The Boys in the Boat

There are, in this world, two basic types of people.

Type A sings along when Goofy sings “The World Owes Me A Living.” Lind of like this guy who got two masters degrees from Columbia then defaulted on his student loans because, hey, the system’s corrupt, man. They can be hard-working, clever, industrious in their own right, but confuse themselves when they believe cheating on a cheating system puts them on higher ethical and moral ground.

(While I might sympathize with the plight of many students today who are paying a lot more for school than I did, I also need to point out that both my wife and I earned masters’ degrees from a state college in 2009 and 2012, respectively, without taking out a dime in student loans.) Also, we both worked our way through our undergraduate degrees, and I’m the only one who took out a student loan, for a whopping $1,500.)

Type B is Joe Rantz and many of the members of the University of Washington varsity rowing crew that won the gold medal at the 1936 Olympics.

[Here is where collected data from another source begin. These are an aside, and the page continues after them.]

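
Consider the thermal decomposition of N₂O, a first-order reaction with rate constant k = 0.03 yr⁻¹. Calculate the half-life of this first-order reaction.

23.1 yr

Step 1: For a first-order reaction, t₁/₂ = ln(2)/k
Step 2: t₁/₂ = ln(2)/0.03
Step 3: t₁/₂ = 0.6931/0.03 = 23.1 yr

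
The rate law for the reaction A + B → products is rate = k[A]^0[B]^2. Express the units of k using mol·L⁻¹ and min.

(mol·L⁻¹)⁻¹·min⁻¹

Step 1: Overall order = 0 + 2 = 2.
Step 2: rate has units mol·L⁻¹·min⁻¹; [A]^0[B]^2 has units (mol·L⁻¹)^2.
Step 3: k = rate/([A]^0[B]^2), so units of k = (mol·L⁻¹)^(1-2)·min⁻¹ = (mol·L⁻¹)⁻¹·min⁻¹.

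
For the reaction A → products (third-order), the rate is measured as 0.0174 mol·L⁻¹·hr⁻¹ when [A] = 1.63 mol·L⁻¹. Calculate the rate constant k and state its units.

0.004018 (mol·L⁻¹)⁻²·hr⁻¹

Step 1: rate = k[A]^3, so k = rate / [A]^3.
Step 2: k = 0.0174 / (1.63)^3 = 0.0174 / 4.331.
Step 3: k = 0.004018 (mol·L⁻¹)⁻²·hr⁻¹.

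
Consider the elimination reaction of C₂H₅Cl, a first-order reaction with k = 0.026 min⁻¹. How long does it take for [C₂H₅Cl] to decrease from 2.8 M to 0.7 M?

53.32 min

Step 1: For first-order: t = ln([C₂H₅Cl]₀/[C₂H₅Cl])/k
Step 2: t = ln(2.8/0.7)/0.026
Step 3: t = ln(4)/0.026
Step 4: t = 1.386/0.026 = 53.32 min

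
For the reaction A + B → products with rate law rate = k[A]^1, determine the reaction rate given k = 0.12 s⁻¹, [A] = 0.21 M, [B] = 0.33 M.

0.0252 M/s

Step 1: The rate law is rate = k[A]^1
Step 2: Note that the rate does not depend on [B] (zero order in B).
Step 3: rate = 0.12 × (0.21)^1 = 0.0252 M/s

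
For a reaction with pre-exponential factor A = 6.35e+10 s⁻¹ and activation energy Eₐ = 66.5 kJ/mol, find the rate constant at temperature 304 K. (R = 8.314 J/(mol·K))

2.38e-01 s⁻¹

Step 1: Use the Arrhenius equation: k = A × exp(-Eₐ/RT)
Step 2: Convert Eₐ to J/mol: 66.5 kJ/mol = 66500 J/mol
Step 3: Calculate the exponent: -Eₐ/(RT) = -66500/(8.314 × 304) = -26.31104
Step 4: k = 6.35e+10 × exp(-26.31104)
Step 5: k = 6.35e+10 × 3.74335e-12 = 2.3770e-01 s⁻¹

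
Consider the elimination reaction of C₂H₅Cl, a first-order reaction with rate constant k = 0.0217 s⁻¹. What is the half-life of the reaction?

31.94 s

Step 1: For a first-order reaction, t₁/₂ = ln(2)/k
Step 2: t₁/₂ = ln(2)/0.0217
Step 3: t₁/₂ = 0.6931/0.0217 = 31.94 s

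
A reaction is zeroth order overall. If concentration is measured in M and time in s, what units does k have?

M·s⁻¹

Step 1: For overall order n, rate = k × (concentration)^n.
Step 2: Rate has units M·s⁻¹; concentration term has units M^0.
Step 3: k = rate / (concentration)^n, so units of k = M^(1-0)·s⁻¹ = M·s⁻¹.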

None of them were rich, and they all worked hard to put themselves through school during the Great Depression so they could stay in school. They went on to successful careers, with only one of them not earning a degree.

Yes, you might say. Different times, when there were wartime jobs available after they graduated. Well, if you want a war to boost employment, there are politicians who’ll help you do that. And if you want a Great Depression, there are politicians who’ll help you with that, too.

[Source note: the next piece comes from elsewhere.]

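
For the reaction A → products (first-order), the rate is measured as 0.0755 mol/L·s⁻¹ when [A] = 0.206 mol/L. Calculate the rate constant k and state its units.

0.3665 s⁻¹

Step 1: rate = k[A]^1, so k = rate / [A]^1.
Step 2: k = 0.0755 / (0.206)^1 = 0.0755 / 0.206.
Step 3: k = 0.3665 s⁻¹.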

The Boys in the Boat, obviously, is about those Type B people: Hard workers who were willing to do any work (Rantz himself harvested cedar wood, helped to build the Grand Coulee Dam, and lived like a pauper in the basement of the Y in order to go to school). Mister Ivy League would be hard-pressed to compete with him in my book, and not just on physical prowess. Rantz knew how to work and how to work in an unfair system, and did all this while pursuing his dreams of working with a team that could win regattas and Olympic gold medals.

I nearly stopped reading the book after the first chapter, as author Daniel James Brown seemed to be grabbing at straws to emphasize the time period the book is set in. However, once I grew used to his “I gotta drop a reference to the Great Depression or the 1930s into the book” style, I kept on going.

Brown shines when he describes the crew’s gold medal run. I actually almost missed my bus this morning because it came as I was reading about the race and I did not want to stop even though I knew who won. Thankfully I got on the bus and was able to finish.